Voici donc, en somme, comment on peut, pour l’instant, se représenter la genèse de l’ouvrage : Un auteur du ve au vie siècle, Jean le Notaire, a imaginé qu’un certain Eusèbe devenait évêque d’Alexandrie (première partie de la biographie) ; il a supposé ensuite qu’un laïque, nommé Alexandre, venait le consulter sur divers points de dogme et de morale et il nous a exposé ses propres vues sous le nom d’Eusèbe (i, ii, IV, VI, VII, VIII, x, XVI, XXII et peut-être iii, v, ix). Après cela, il a raconté la mort d’Eusèbe et l’intronisation d’Alexandre comme son successeur (fin de la biographie) et il termine par : « Tels sont les discours du bienheureux Eusèbe, tels ses mérites et ses combats. Il a dit tout cela en réponse aux interrogations d’Alexandre. Ce qu’il a dit à l’Église, nous l’avons déjà écrit en un livre. Son ouvrage sur la discipline monastique est à part… » Il n’y aurait donc plus lieu de chercher Eusèbe d’Alexandrie et l’ouvrage pseudépigraphique, édité jusqu’ici sous son nom, recevrait le nouveau titre suivant : La didascalie de Jean le Notaire, attribuée par lui au pseudo-Eusèbe d’Alexandrie. Cette didascalie a d’ailleurs été interpolée plus tard, comme nous l’avons dit, d’un certain nombre d’homélies. L’activité de Jean le Notaire, d’après la finale citée plus haut, ne s’est même pas bornée à la présente didascalie, mais il a encore composé au moins deux autres ouvrages sous le nom d’Eusèbe.
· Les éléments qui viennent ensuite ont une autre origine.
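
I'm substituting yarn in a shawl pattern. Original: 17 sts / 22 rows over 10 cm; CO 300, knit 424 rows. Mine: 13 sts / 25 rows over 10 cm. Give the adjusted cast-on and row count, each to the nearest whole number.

Stitches: 300 × 13/17 = 229.41 → 229.
Rows: 424 × 25/22 = 481.82 → 482.

Cast on 229 stitches; work 482 rows.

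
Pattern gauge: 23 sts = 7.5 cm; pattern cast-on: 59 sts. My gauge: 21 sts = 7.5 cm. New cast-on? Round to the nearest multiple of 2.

Scale factor = 21 / 23 = 0.913.
59 × 21 / 23 = 53.87 sts.
→ 54 sts.

CO 54 sts.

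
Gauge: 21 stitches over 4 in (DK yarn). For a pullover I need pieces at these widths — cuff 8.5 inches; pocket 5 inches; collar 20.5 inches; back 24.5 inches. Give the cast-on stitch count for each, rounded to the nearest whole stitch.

cuff 45; pocket 26; collar 108; back 129.

Rate = 21/4 = 5.25 sts per in.
cuff: 8.5 × 5.25 = 44.62 → 45.
pocket: 5 × 5.25 = 26.25 → 26.
collar: 20.5 × 5.25 = 107.62 → 108.
back: 24.5 × 5.25 = 128.62 → 129.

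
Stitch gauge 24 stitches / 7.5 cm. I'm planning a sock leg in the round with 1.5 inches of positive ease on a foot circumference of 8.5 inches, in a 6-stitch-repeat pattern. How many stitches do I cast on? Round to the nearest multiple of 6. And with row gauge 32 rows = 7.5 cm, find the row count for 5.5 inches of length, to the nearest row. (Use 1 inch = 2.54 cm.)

Cast on 84 stitches; work 60 rows.

Finished = 8.5 + 1.5 = 10 inches.
10 inches × 2.54 = 25.40 cm.
24/7.5 = 3.2 sts per cm; 25.40 × 3.2 = 81.28 sts.
Nearest multiple of 6 → 84.
5.5 inches = 13.97 cm; × 4.267 = 59.61 → 60 rows.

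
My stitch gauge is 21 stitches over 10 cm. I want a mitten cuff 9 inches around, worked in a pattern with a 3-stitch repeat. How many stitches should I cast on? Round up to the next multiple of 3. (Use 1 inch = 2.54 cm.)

9 in = 9 × 2.54 = 22.86 cm.
21 / 10 = 2.1 sts/cm.
22.86 × 2.1 = 48.01 sts.
→ 51.

51 stitches.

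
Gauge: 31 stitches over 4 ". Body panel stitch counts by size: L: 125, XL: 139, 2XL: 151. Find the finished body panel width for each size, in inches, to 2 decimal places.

31/4 = 7.75 sts per in.
L: 125 / 7.75 = 16.129 → 16.13 in.
XL: 139 / 7.75 = 17.935 → 17.94 in.
2XL: 151 / 7.75 = 19.484 → 19.48 in.

L 16.13 inches; XL 17.94 inches; 2XL 19.48 inches.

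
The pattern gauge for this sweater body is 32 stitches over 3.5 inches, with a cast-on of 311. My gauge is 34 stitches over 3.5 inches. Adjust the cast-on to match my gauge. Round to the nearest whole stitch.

Cast on 330 stitches.

Scale factor = 34 / 32 = 1.062.
311 × 34 / 32 = 330.44 sts.
→ 330 sts.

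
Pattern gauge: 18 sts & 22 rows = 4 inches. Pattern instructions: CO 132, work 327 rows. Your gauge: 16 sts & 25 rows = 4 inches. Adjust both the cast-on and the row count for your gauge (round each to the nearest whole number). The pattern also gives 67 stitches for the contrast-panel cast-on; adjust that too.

Stitches: 132 × 16/18 = 117.33 → 117.
Rows: 327 × 25/22 = 371.59 → 372.
contrast-panel cast-on: 67 × 16/18 = 59.56 → 60.

Cast on 117 stitches; work 372 rows; contrast-panel cast-on 60 stitches.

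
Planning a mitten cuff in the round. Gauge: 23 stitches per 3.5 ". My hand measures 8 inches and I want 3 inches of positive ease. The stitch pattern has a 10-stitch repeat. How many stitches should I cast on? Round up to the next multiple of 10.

Finished = 8 + 3 = 11 inches.
23 / 3.5 = 6.571 sts/in.
11 × 6.571 = 72.29 sts.
Next multiple of 10: 80.

CO 80 sts.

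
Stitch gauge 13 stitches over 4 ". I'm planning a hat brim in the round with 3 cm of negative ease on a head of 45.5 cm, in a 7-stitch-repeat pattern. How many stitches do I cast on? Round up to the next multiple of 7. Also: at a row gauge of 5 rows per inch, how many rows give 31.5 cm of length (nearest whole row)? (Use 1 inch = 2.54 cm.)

Finished = 45.5 − 3 = 42.5 cm.
42.5 cm × 1/2.54 = 16.73 inches.
13/4 = 3.25 sts per in; 16.73 × 3.25 = 54.38 sts.
Next multiple of 7 → 56.
31.5 cm = 12.40 inches; × 5 = 62.01 → 62 rows.

Cast on 56 stitches; work 62 rows.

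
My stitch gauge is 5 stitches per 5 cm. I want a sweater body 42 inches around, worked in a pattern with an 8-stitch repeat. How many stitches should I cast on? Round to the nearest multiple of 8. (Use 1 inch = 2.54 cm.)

42 in = 42 × 2.54 = 106.68 cm.
5 / 5 = 1 sts/cm.
106.68 × 1 = 106.68 sts.
→ 104.

104 stitches.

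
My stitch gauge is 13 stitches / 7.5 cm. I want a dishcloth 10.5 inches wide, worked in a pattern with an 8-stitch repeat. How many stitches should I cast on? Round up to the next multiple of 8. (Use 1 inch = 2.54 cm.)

Cast on 48 stitches.

10.5 in = 10.5 × 2.54 = 26.67 cm.
13 / 7.5 = 1.733 sts/cm.
26.67 × 1.733 = 46.23 sts.
→ 48.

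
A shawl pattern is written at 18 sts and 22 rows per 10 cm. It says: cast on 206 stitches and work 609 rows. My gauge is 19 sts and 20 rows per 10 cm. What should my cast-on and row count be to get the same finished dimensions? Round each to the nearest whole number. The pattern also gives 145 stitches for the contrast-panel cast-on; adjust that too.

Cast on 217 stitches; work 554 rows; contrast-panel cast-on 153 stitches.

Stitches: 206 × 19/18 = 217.44 → 217.
Rows: 609 × 20/22 = 553.64 → 554.
contrast-panel cast-on: 145 × 19/18 = 153.06 → 153.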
J. C. Thilo, Ueber die Schriften des Eusebius von Alexandrien, Halle, 1832, édite quatre homélies ; A. Mai, Spicilegium romanum, Rome, 1843, t. ix, p. 1-28, 652-713 ; Nova Patrum bibliotheca, Rome, 1844. t. ii, p. 499-528 ; Migne reproduit l’édition de Mai, P. G., t. lxxxvi, col. 287-462 ; F. Nau, Notes sur diverses homélies pseudépigraphigues et sur les œuvres attribuées à Eusèbe d’Alexandrie, dans la Revue de l’Orient chrétien (1908), t. xiii, p. 406-434.

F. Nau.

3. EUSÈBE DE CÉSARÉE. I. Vie. II. Œuvres.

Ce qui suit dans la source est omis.